Non può essere considerato legittimo il licenziamento del dipendente se il datore di lavoro non ha rispettato l’obbligo di repêchage, che può prevedere anche l’assegnazione di mansioni inferiori pur di salvaguardare il rapporto lavorativo.
La Corte di Cassazione, con l’ordinanza n. 2739 del 30 gennaio 2024, ha ribadito ancora una volta questo concetto sottolineando un aspetto relativo al licenziamento per giustificato motivo oggettivo.
Vediamo cosa dice l’ultimo pronunciamento a riguardo, peraltro in coda ad una lunga serie di analoghe sentenze che da anni restringono il perimetro di applicazione del Jobs Act.

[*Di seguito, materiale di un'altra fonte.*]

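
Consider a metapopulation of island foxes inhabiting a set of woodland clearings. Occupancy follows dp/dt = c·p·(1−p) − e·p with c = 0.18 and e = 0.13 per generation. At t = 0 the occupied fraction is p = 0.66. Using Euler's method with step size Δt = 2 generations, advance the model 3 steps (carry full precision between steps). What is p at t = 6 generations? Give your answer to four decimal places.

0.4670

Update rule: p ← p + [c·p·(1−p) − e·p]·Δt with Δt = 2.
t = 2: p = 0.66000 + (-0.09082) = 0.56918
t = 4: p = 0.56918 + (-0.05971) = 0.50947
t = 6: p = 0.50947 + (-0.04250) = 0.46698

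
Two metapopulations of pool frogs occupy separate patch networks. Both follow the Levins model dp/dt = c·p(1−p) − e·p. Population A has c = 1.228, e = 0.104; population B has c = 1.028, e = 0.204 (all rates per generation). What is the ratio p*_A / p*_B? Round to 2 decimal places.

1.14

A: p*_A = 1 − 0.104/1.228 = 0.9153.
B: p*_B = 1 − 0.204/1.028 = 0.8016.
p*_A / p*_B = 0.9153/0.8016 = 1.1419.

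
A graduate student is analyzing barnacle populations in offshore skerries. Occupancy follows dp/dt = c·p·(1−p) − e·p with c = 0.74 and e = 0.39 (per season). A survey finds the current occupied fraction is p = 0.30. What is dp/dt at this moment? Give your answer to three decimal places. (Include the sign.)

0.038

Colonization term: c·p·(1−p) = 0.74×0.30×0.7000 = 0.15540.
Extinction term: e·p = 0.11700.
dp/dt = 0.15540 − 0.11700 = 0.03840.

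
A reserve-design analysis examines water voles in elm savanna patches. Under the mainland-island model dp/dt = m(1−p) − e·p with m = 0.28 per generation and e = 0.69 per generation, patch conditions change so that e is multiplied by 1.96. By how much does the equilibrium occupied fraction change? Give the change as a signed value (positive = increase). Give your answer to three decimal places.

-0.117

Before: p* = 0.28/(0.28+0.69) = 0.2887.
After: m = 0.28, e = 1.3524; p* = 0.28/1.6324 = 0.1715.
Δp* = 0.1715 − 0.2887 = -0.1171.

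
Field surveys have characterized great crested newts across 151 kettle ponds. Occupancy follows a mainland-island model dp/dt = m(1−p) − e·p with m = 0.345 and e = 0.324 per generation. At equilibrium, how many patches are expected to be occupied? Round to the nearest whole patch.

78

p* = m/(m+e) = 0.345/0.6690 = 0.5157.
Expected occupied patches = N × p* = 151 × 0.5157 = 77.87 ≈ 78.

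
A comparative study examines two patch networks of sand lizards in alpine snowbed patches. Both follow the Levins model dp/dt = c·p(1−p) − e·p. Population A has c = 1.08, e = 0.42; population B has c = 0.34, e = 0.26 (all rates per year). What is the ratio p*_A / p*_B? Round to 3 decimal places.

2.597

A: p*_A = 1 − 0.42/1.08 = 0.6111.
B: p*_B = 1 − 0.26/0.34 = 0.2353.
p*_A / p*_B = 0.6111/0.2353 = 2.5972.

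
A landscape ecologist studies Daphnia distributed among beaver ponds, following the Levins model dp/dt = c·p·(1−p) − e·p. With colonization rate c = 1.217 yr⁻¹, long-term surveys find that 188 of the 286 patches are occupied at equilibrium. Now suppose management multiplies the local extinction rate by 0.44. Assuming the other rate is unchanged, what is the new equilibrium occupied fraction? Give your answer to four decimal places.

Observed p* = 188/286 = 0.65734.
Balance c(1−p*) = e gives e = 1.217×(1 − 0.65734) = 0.41702.
New p* = 1 − e/c = 1 − 0.18349/1.21700 = 0.84923.

0.8492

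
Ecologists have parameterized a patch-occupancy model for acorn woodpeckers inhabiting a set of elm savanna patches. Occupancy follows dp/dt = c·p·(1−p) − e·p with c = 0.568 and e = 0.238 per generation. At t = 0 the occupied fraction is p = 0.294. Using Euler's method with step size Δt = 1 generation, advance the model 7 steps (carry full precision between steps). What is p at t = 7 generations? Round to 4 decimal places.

Update rule: p ← p + [c·p·(1−p) − e·p]·Δt with Δt = 1.
p: 0.29400 → 0.34192  (Δp = +0.04792)
p: 0.34192 → 0.38835  (Δp = +0.04643)
p: 0.38835 → 0.43085  (Δp = +0.04249)
p: 0.43085 → 0.46759  (Δp = +0.03674)
p: 0.46759 → 0.49770  (Δp = +0.03012)
p: 0.49770 → 0.52125  (Δp = +0.02354)
p: 0.52125 → 0.53893  (Δp = +0.01769)

0.5389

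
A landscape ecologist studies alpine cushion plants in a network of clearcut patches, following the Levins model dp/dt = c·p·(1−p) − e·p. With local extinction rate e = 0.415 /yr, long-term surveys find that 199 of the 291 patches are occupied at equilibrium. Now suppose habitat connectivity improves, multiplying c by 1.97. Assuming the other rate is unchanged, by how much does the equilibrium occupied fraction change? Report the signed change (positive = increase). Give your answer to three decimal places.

Observed p* = 199/291 = 0.68385.
Balance c(1−p*) = e gives c = e/(1 − 0.68385) = 0.415/0.31615 = 1.31267.
New p* = 1 − e/c = 1 − 0.41500/2.58596 = 0.83952.
Δp* = 0.83952 − 0.68385 = +0.15567.

0.156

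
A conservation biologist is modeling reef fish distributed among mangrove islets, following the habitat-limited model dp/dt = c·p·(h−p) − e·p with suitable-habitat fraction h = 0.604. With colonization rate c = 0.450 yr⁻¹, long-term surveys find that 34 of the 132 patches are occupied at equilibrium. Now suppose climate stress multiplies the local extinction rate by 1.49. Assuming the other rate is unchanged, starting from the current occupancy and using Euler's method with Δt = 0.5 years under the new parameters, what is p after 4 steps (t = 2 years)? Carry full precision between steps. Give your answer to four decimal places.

0.2233

Observed p* = 34/132 = 0.25758.
Balance c(h−p*) = e gives e = 0.450×(0.604 − 0.25758) = 0.15589.
Starting from p₀ = 0.25758; update p ← p + (dp/dt)·Δt with the new parameters.
t = 0.5: p = 0.25758 + (-0.00984) = 0.24774
t = 1: p = 0.24774 + (-0.00891) = 0.23882
t = 1.5: p = 0.23882 + (-0.00811) = 0.23071
t = 2: p = 0.23071 + (-0.00742) = 0.22329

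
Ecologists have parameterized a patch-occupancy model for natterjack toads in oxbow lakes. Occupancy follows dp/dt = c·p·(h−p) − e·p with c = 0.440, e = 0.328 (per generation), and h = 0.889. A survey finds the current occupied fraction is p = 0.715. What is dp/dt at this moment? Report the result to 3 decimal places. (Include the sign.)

-0.180

Colonization term: c·p·(h−p) = 0.440×0.715×0.1740 = 0.05474.
Extinction term: e·p = 0.23452.
dp/dt = 0.05474 − 0.23452 = -0.17978.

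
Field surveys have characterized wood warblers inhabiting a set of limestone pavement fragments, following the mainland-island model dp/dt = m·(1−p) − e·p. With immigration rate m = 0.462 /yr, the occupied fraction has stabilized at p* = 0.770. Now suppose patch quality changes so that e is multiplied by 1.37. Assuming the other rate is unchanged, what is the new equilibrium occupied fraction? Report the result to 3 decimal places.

0.710

Balance m(1−p*) = e·p* gives e = m(1−p*)/p* = 0.462×0.23000/0.77000 = 0.13800.
New p* = m/(m+e) = 0.46200/(0.46200+0.18906) = 0.70961.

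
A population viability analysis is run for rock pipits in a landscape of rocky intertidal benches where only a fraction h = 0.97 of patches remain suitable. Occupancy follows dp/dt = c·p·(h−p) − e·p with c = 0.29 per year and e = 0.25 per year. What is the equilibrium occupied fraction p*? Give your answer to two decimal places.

0.11

Setting dp/dt = 0 and dividing by p* gives c·(h−p*) = e.
So p* = h − e/c = 0.97 − 0.25/0.29 = 0.97 − 0.8621 = 0.1079.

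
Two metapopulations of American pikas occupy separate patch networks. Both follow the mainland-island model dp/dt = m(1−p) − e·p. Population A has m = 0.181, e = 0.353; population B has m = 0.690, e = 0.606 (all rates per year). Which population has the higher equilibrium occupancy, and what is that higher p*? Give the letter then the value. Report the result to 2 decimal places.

A: p*_A = m/(m+e) = 0.181/0.5340 = 0.3390.
B: p*_B = 0.690/1.2960 = 0.5324.
B is higher at 0.5324.

B, 0.53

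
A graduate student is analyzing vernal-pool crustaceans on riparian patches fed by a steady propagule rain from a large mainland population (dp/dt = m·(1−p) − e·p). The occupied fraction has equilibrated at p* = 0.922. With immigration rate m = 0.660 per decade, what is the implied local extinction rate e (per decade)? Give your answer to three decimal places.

0.056

At equilibrium m(1−p*) = e·p*, so e = m(1−p*)/p*.
e = 0.660 × 0.0780 / 0.922 = 0.0558.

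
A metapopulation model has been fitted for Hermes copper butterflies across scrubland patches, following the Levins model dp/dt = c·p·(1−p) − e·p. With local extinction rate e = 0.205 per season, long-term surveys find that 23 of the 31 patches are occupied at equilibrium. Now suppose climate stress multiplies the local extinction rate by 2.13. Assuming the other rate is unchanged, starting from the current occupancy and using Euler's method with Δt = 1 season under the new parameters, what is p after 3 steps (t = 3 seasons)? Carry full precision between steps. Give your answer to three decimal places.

Observed p* = 23/31 = 0.74194.
Balance c(1−p*) = e gives c = e/(1 − 0.74194) = 0.205/0.25806 = 0.79437.
Starting from p₀ = 0.74194; update p ← p + (dp/dt)·Δt with the new parameters.
t = 1: p = 0.74194 + (-0.17187) = 0.57007
t = 2: p = 0.57007 + (-0.05423) = 0.51584
t = 3: p = 0.51584 + (-0.02685) = 0.48899

0.489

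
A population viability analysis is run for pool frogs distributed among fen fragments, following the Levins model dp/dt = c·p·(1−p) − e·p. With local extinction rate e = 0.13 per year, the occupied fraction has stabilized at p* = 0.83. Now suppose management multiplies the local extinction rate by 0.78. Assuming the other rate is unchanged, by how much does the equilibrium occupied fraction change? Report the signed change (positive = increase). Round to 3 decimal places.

0.037

Balance c(1−p*) = e gives c = e/(1 − 0.83000) = 0.13/0.17000 = 0.76471.
New p* = 1 − e/c = 1 − 0.10140/0.76471 = 0.86740.
Δp* = 0.86740 − 0.83000 = +0.03740.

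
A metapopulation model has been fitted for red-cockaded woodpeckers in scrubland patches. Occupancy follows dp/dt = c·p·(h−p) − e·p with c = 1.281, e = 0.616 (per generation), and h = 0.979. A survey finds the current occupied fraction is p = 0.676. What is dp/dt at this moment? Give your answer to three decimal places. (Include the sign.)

Colonization term: c·p·(h−p) = 1.281×0.676×0.3030 = 0.26238.
Extinction term: e·p = 0.41642.
dp/dt = 0.26238 − 0.41642 = -0.15403.

-0.154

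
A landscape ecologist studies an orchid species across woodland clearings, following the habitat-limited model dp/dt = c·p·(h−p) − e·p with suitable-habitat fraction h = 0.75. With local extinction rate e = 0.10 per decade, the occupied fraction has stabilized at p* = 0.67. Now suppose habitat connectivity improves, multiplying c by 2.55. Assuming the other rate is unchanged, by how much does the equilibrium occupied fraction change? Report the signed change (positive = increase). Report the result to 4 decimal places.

Balance c(h−p*) = e gives c = e/(0.75 − 0.67000) = 0.10/0.08000 = 1.25000.
New p* = 0.75 − e/c = 0.75 − 0.10000/3.18750 = 0.71863.
Δp* = 0.71863 − 0.67000 = +0.04863.

0.0486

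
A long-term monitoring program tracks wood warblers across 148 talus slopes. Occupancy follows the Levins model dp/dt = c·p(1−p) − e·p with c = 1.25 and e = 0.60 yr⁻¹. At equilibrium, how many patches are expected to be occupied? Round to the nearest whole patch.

77

p* = 1 − e/c = 1 − 0.60/1.25 = 0.5200.
Expected occupied patches = N × p* = 148 × 0.5200 = 76.96 ≈ 77.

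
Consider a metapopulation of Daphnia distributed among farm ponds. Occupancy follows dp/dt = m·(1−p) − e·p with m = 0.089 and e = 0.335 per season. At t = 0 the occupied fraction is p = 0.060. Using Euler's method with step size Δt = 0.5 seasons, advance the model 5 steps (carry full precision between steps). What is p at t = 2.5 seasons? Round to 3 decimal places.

0.164

Update rule: p ← p + [m·(1−p) − e·p]·Δt with Δt = 0.5.
step 1: Δp = +0.03178, p = 0.09178
step 2: Δp = +0.02504, p = 0.11682
step 3: Δp = +0.01973, p = 0.13656
step 4: Δp = +0.01555, p = 0.15211
step 5: Δp = +0.01225, p = 0.16436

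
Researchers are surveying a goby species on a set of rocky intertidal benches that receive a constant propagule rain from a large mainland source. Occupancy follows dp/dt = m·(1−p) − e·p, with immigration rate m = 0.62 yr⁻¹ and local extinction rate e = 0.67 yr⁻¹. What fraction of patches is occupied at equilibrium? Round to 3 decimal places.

0.481

At equilibrium the propagule rain into empty patches balances local extinction: m(1−p*) = e·p*.
p* = m/(m+e) = 0.62/(0.62+0.67) = 0.62/1.2900 = 0.4806.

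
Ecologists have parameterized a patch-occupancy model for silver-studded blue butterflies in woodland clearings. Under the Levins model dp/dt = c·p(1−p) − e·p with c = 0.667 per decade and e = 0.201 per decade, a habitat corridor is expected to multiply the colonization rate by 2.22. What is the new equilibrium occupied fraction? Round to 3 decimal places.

0.864

Before: p* = 1 − 0.201/0.667 = 0.6987.
After the change, c = 1.48074, e = 0.201, so p* = 1 − 0.201/1.48074 = 0.8643.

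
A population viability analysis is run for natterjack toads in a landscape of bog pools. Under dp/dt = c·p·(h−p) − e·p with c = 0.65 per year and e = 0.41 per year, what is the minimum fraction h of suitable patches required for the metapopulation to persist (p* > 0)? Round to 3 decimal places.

0.631

p* = h − e/c is positive only when h > e/c.
h_min = e/c = 0.41/0.65 = 0.6308.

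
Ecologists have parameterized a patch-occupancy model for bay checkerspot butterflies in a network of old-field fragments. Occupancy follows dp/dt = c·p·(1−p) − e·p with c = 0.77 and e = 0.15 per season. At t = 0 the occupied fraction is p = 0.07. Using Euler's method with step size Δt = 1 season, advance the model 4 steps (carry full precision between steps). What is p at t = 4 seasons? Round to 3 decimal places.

0.358

Update rule: p ← p + [c·p·(1−p) − e·p]·Δt with Δt = 1.
p: 0.07000 → 0.10963  (Δp = +0.03963)
p: 0.10963 → 0.16834  (Δp = +0.05871)
p: 0.16834 → 0.25089  (Δp = +0.08255)
p: 0.25089 → 0.35798  (Δp = +0.10708)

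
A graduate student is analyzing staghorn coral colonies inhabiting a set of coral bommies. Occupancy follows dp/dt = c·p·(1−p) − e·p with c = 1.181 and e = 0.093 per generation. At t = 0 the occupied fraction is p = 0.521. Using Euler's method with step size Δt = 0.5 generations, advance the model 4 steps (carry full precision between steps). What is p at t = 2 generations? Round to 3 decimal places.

Update rule: p ← p + [c·p·(1−p) − e·p]·Δt with Δt = 0.5.
p: 0.52100 → 0.64414  (Δp = +0.12314)
p: 0.64414 → 0.74954  (Δp = +0.10540)
p: 0.74954 → 0.82554  (Δp = +0.07600)
p: 0.82554 → 0.87220  (Δp = +0.04666)

0.872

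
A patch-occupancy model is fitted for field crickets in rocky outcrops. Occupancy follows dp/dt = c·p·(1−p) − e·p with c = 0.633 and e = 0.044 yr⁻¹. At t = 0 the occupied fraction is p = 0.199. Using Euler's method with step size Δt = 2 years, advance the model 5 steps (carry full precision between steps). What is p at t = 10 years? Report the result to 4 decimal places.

0.9294

Update rule: p ← p + [c·p·(1−p) − e·p]·Δt with Δt = 2.
p: 0.19900 → 0.38329  (Δp = +0.18429)
p: 0.38329 → 0.64881  (Δp = +0.26553)
p: 0.64881 → 0.88018  (Δp = +0.23137)
p: 0.88018 → 0.93624  (Δp = +0.05606)
p: 0.93624 → 0.92942  (Δp = -0.00682)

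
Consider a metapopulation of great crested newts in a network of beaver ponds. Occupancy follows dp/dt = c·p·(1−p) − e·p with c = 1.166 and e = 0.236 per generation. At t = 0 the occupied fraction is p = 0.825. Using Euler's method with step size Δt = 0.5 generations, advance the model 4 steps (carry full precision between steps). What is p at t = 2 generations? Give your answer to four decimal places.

0.7997

Update rule: p ← p + [c·p·(1−p) − e·p]·Δt with Δt = 0.5.
  1  |  dp/dt·Δt = -0.013179  |  p_1 = 0.811821
  2  |  dp/dt·Δt = -0.006731  |  p_2 = 0.805089
  3  |  dp/dt·Δt = -0.003516  |  p_3 = 0.801574
  4  |  dp/dt·Δt = -0.001858  |  p_4 = 0.799716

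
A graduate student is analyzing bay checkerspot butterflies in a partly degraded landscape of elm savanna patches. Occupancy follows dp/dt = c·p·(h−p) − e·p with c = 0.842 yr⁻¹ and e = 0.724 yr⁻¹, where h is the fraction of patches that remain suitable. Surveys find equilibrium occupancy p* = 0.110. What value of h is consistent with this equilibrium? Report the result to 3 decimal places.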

Licenziamento illegittimo senza ricollocazione
L’obbligo di repêchage (“ripescamento” del lavoratore in esubero) per il datore di lavoro, secondo i giudici, è rispettato in pieno solo se il datore offre al dipendente anche mansioni inferiori a quelle iniziali, ovviamente nel caso in cui non sia possibile allinearsi allo stesso livello contrattuale.
La sentenza, nello specifico, si riferisce a un caso di licenziamento per giustificato motivo oggettivo deciso per motivi di organizzazione aziendale.
La legittimità di questa interruzione del rapporto lavorativo, tuttavia, è valida solo se sono state ricercate tutte le possibili alternative alle mansioni svolte dal dipendente e non più praticabili.
Non si tratta di un cavillo legale da aggirare con proposte assurde: l’opzione alternativa, seppur con mansioni inferiori, deve comunque essere ragionevolmente valutabile dal lavoratore.
Il datore di lavoro che riorganizza l’azienda sopprimendo un posto di lavoro è pertanto tenuto a dimostrare di aver offerto al lavoratore in esubero un posto simile anche se non equivalente (anche a stipendio inferiore), e che questi abbia rifiutato il reimpiego.
Demansionamento ammissibile per gli esuberi
Prima di intimare il licenziamento, quindi, il datore di lavoro è obbligato a cercare situazioni alternative ragionevoli e, qualora l’unica strada possibile sia l’assegnazione di mansioni inferiori, deve prospettare al dipendente una situazione di demansionamento: questo per attuare il principio di correttezza e buona fede.
Il lavoratore può essere licenziato in modo legittimo solo se non accetta la soluzione alternativa (bastaa sempre su un criterio di ragionevolezza) proposta dall’azienda.